According to the Colorado Division of Water Resources, the state is in trouble this year, and its downstream neighbors could be in a world of hurt next year: Stream flows in six of the seven river basins in Colorado have hit record lows, statewide runoff is 25 percent of average, and most of the state's reservoirs have been tapped out. (HCN, 8/19/02: The Great Western Apocalypse).).
U.S. Sen. Chuck Grassley, R-Iowa, is demanding that the National Park Service explain why it pulled Bob "Action" Jackson from his ranger post in Yellowstone at the start of this year's hunting season (HCN, 11/19/01: Outspoken Yellowstone ranger gagged). Last year, Jackson was forced to sign a gag order after he criticized hunters for using salt licks to lure trophy elk and grizzly bears out of the park.

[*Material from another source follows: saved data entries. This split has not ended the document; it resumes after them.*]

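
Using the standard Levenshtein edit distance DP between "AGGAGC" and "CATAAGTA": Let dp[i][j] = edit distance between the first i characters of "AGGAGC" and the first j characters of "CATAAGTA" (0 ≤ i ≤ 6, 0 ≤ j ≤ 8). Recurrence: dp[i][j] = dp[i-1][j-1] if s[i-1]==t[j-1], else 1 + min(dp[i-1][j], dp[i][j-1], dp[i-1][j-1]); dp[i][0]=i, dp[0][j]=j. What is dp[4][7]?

   ''  C  A  T  A  A  G  T  A
''  0  1  2  3  4  5  6  7  8
 A  1  1  1  2  3  4  5  6  7
 G  2  2  2  2  3  4  4  5  6
 G  3  3  3  3  3  4  4  5  6
 A  4  4  3  4  3  3  4  5  5
 G  5  5  4  4  4  4  3  4  5
 C  6  5  5  5  5  5  4  4  5

5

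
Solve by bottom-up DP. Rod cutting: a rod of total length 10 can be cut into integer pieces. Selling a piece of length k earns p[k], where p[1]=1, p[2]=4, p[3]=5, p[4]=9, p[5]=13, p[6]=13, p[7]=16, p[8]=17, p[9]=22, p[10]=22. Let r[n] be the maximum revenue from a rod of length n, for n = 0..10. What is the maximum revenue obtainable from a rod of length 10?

   n    0    1    2    3    4    5    6    7    8    9   10
r[n]    0    1    4    5    9   13   14   17   18   22   26

26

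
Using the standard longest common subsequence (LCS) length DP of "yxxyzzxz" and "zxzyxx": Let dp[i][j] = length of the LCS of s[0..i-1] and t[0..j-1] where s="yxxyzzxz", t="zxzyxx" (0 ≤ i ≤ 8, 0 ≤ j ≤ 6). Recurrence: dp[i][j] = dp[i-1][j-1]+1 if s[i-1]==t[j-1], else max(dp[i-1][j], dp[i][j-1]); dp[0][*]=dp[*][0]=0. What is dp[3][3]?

   ''  z  x  z  y  x  x
''  0  0  0  0  0  0  0
 y  0  0  0  0  1  1  1
 x  0  0  1  1  1  2  2
 x  0  0  1  1  1  2  3
 y  0  0  1  1  2  2  3
 z  0  1  1  2  2  2  3
 z  0  1  1  2  2  2  3
 x  0  1  2  2  2  3  3
 z  0  1  2  3  3  3  3

1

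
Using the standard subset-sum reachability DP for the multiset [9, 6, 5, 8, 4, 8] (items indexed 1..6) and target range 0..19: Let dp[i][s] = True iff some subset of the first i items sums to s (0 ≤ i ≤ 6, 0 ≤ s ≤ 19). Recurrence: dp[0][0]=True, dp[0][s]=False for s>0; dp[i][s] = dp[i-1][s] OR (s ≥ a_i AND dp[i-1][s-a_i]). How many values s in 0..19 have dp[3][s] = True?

i\s   0   1   2   3   4   5   6   7   8   9  10  11  12  13  14  15  16  17  18  19
  0   T   F   F   F   F   F   F   F   F   F   F   F   F   F   F   F   F   F   F   F
  1   T   F   F   F   F   F   F   F   F   T   F   F   F   F   F   F   F   F   F   F
  2   T   F   F   F   F   F   T   F   F   T   F   F   F   F   F   T   F   F   F   F
  3   T   F   F   F   F   T   T   F   F   T   F   T   F   F   T   T   F   F   F   F
  4   T   F   F   F   F   T   T   F   T   T   F   T   F   T   T   T   F   T   F   T
  5   T   F   F   F   T   T   T   F   T   T   T   T   T   T   T   T   F   T   T   T
  6   T   F   F   F   T   T   T   F   T   T   T   T   T   T   T   T   T   T   T   T

7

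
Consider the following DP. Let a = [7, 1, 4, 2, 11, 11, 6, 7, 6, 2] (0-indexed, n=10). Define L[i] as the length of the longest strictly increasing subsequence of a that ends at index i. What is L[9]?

   i    0    1    2    3    4    5    6    7    8    9
a[i]    7    1    4    2   11   11    6    7    6    2
L[i]    1    1    2    2    3    3    3    4    3    2

2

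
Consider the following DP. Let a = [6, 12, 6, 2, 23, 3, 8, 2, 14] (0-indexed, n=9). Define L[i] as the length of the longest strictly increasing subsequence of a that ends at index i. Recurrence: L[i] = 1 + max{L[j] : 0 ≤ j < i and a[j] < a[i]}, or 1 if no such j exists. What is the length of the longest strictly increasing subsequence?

   i    0    1    2    3    4    5    6    7    8
a[i]    6   12    6    2   23    3    8    2   14
L[i]    1    2    1    1    3    2    3    1    4

4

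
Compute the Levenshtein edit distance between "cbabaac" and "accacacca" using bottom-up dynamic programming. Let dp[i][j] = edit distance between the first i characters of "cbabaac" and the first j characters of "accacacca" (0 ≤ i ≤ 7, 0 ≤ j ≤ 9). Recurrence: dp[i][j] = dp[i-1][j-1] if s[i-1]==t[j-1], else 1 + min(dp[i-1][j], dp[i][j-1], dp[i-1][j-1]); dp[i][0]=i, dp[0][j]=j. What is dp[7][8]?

   ''  a  c  c  a  c  a  c  c  a
''  0  1  2  3  4  5  6  7  8  9
 c  1  1  1  2  3  4  5  6  7  8
 b  2  2  2  2  3  4  5  6  7  8
 a  3  2  3  3  2  3  4  5  6  7
 b  4  3  3  4  3  3  4  5  6  7
 a  5  4  4  4  4  4  3  4  5  6
 a  6  5  5  5  4  5  4  4  5  5
 c  7  6  5  5  5  4  5  4  4  5

4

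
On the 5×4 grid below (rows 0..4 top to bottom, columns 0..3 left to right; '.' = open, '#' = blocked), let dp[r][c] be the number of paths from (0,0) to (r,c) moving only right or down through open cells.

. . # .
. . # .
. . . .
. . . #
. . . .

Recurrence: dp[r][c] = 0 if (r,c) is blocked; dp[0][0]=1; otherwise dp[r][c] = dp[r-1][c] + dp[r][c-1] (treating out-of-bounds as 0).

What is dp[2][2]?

r\c   0   1   2   3
  0   1   1   0   0
  1   1   2   0   0
  2   1   3   3   3
  3   1   4   7   0
  4   1   5  12  12

3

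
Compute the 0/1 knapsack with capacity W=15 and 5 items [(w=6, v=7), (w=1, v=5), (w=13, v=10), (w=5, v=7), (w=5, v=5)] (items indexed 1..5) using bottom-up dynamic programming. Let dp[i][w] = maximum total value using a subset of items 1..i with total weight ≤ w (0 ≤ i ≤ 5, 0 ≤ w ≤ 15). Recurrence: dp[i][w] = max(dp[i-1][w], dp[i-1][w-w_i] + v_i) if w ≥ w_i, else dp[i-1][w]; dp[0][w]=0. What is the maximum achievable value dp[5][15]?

19

i\w   0   1   2   3   4   5   6   7   8   9  10  11  12  13  14  15
  0   0   0   0   0   0   0   0   0   0   0   0   0   0   0   0   0
  1   0   0   0   0   0   0   7   7   7   7   7   7   7   7   7   7
  2   0   5   5   5   5   5   7  12  12  12  12  12  12  12  12  12
  3   0   5   5   5   5   5   7  12  12  12  12  12  12  12  15  15
  4   0   5   5   5   5   7  12  12  12  12  12  14  19  19  19  19
  5   0   5   5   5   5   7  12  12  12  12  12  17  19  19  19  19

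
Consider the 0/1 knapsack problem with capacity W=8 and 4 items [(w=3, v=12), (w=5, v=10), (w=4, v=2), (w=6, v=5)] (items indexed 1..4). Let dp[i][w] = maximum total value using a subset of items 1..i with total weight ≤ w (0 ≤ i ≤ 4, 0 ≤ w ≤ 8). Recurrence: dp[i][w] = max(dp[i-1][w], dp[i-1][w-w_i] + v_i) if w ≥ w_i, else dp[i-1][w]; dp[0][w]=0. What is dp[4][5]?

12

i\w   0   1   2   3   4   5   6   7   8
  0   0   0   0   0   0   0   0   0   0
  1   0   0   0  12  12  12  12  12  12
  2   0   0   0  12  12  12  12  12  22
  3   0   0   0  12  12  12  12  14  22
  4   0   0   0  12  12  12  12  14  22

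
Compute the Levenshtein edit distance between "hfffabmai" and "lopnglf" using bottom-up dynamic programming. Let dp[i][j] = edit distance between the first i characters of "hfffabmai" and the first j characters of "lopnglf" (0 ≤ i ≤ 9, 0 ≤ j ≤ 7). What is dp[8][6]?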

And, in October, the National Treasury Employees Union reminded the Environmental Protection Agency that "for the time being, political appointees are still prevented from instructing career employees to promote a particular political candidate or agenda." The union's letter to EPA Administrator Christine Todd Whitman was in response to an agency memo earlier this fall, which reminded EPA employees of restrictions on their off-duty political activities and told them to "express support for the president and his program."